Computer Science Colloquia
Tuesday, December 20, 2011
Advisor: Sudhanva Gurumurthi
Attending Faculty: Kevin Skadron, Chair; Mary Lou Soffa; Joanne Bechta Dugan and Mircea Stan
Olsson Hall, Room 236D, 1:00 PM
Ph.D. Proposal Presentation
A Multi-Level Approach to Processor and Memory Reliability
We are in the era of multicore processors and it is expected that the number of the processing cores on a chip will steadily increase over the next decade, driven by Moores Law. While technology scaling paves the way for high performance multicore processors, the scaling has a dark side too: silicon reliability. The silicon reliability problems affect both the processor cores and the caches, as well as main memory. Processors and their memory system have to be designed to provide adequate protection against these reliability problems. Designing a fault-tolerant computing system is a three-step process: i) understanding the underlying reliability problem through measurement studies and field-data analysis of deployed systems, ii) abstraction of the understanding and insights gained in the first step in the form of models for each reliability phenomenon, and iii) developing protection techniques to mitigate or tolerate the reliability problems.
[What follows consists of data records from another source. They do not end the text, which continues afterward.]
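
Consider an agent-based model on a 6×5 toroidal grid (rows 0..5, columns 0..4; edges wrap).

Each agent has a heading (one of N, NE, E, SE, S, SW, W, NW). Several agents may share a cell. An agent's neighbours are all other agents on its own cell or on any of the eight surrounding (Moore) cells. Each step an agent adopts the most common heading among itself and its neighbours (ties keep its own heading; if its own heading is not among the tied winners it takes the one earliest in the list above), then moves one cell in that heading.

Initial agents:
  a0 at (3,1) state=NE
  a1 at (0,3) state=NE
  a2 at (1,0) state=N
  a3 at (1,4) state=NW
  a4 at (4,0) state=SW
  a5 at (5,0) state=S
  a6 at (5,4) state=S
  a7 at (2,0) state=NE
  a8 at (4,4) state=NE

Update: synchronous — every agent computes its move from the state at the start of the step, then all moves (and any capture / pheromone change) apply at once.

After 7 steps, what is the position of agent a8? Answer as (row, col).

t=1: a0@(2,2):NE a1@(5,4):NE a2@(0,0):N a3@(0,0):NE a4@(3,1):NE a5@(0,0):S a6@(0,4):S a7@(1,1):NE a8@(5,4):S
t=2: a0@(1,3):NE a1@(0,4):S a2@(5,1):NE a3@(5,1):NE a4@(2,2):NE a5@(1,0):S a6@(1,4):S a7@(0,2):NE a8@(0,4):S
t=3: a0@(0,4):NE a1@(1,4):S a2@(4,2):NE a3@(4,2):NE a4@(1,3):NE a5@(2,0):S a6@(2,4):S a7@(5,3):NE a8@(1,4):S
t=4: a0@(5,0):NE a1@(2,4):S a2@(3,3):NE a3@(3,3):NE a4@(2,3):S a5@(3,0):S a6@(3,4):S a7@(4,4):NE a8@(2,4):S
t=5: a0@(4,1):NE a1@(3,4):S a2@(4,3):S a3@(4,3):S a4@(3,3):S a5@(4,0):S a6@(4,4):S a7@(3,0):NE a8@(3,4):S
t=6: a0@(3,2):NE a1@(4,4):S a2@(5,3):S a3@(5,3):S a4@(4,3):S a5@(5,0):S a6@(5,4):S a7@(4,0):S a8@(4,4):S
t=7: a0@(2,3):NE a1@(5,4):S a2@(0,3):S a3@(0,3):S a4@(5,3):S a5@(0,0):S a6@(0,4):S a7@(5,0):S a8@(5,4):S

(5, 4)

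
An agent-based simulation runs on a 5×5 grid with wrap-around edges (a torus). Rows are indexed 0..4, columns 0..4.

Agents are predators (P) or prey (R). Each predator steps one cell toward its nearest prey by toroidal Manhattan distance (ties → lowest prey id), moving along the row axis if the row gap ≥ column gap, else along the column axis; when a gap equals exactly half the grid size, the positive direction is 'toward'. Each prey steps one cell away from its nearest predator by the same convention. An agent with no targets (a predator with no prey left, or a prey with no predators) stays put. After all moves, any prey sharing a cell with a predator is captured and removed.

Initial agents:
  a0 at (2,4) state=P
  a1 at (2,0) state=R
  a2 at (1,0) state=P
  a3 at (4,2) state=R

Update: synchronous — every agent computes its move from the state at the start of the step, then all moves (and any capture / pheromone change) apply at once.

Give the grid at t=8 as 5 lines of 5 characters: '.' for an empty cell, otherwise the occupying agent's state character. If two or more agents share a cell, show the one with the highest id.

.....
.....
..PR.
.....
..R..

t=1: a0@(2,0):P a1@(2,1):R a2@(2,0):P a3@(0,2):R
t=2: a0@(2,1):P a1@(2,2):R a2@(2,1):P a3@(4,2):R
t=3: a0@(2,2):P a1@(2,3):R a2@(2,2):P a3@(0,2):R
t=4: a0@(2,3):P a1@(2,4):R a2@(2,3):P a3@(4,2):R
t=5: a0@(2,4):P a1@(2,0):R a2@(2,4):P a3@(0,2):R
t=6: a0@(2,0):P a1@(2,1):R a2@(2,0):P a3@(4,2):R
t=7: a0@(2,1):P a1@(2,2):R a2@(2,1):P a3@(0,2):R
t=8: a0@(2,2):P a1@(2,3):R a2@(2,2):P a3@(4,2):R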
While this three-step measurement-modeling-optimization process may appear straightforward, there are several challenges one has to address in applying this methodology. Designing a reliable computer system is a large and complex multi-dimensional and multi-level problem, comprising of different hardware blocks, reliability phenomena, design layers, metrics, and optimization techniques. This dissertation proposes to target a subset of this large problem space. This dissertation will consider both the processor and main memory. For the processor, it will consider two key reliability phenomena, namely: Bias Temperature Instability (BTI) and Process Variations (PV). The proposed research will involve measurement studies from chips that contain PMOS and NMOS devices, the development of models that are suitable for architecture analysis, and the development of mitigation techniques for both logic and memory structures. For main memory, this dissertation will present an analysis of field-data collected from 30,000 systems deployed in data centers and will develop a model for main memory reliability based on that analysis.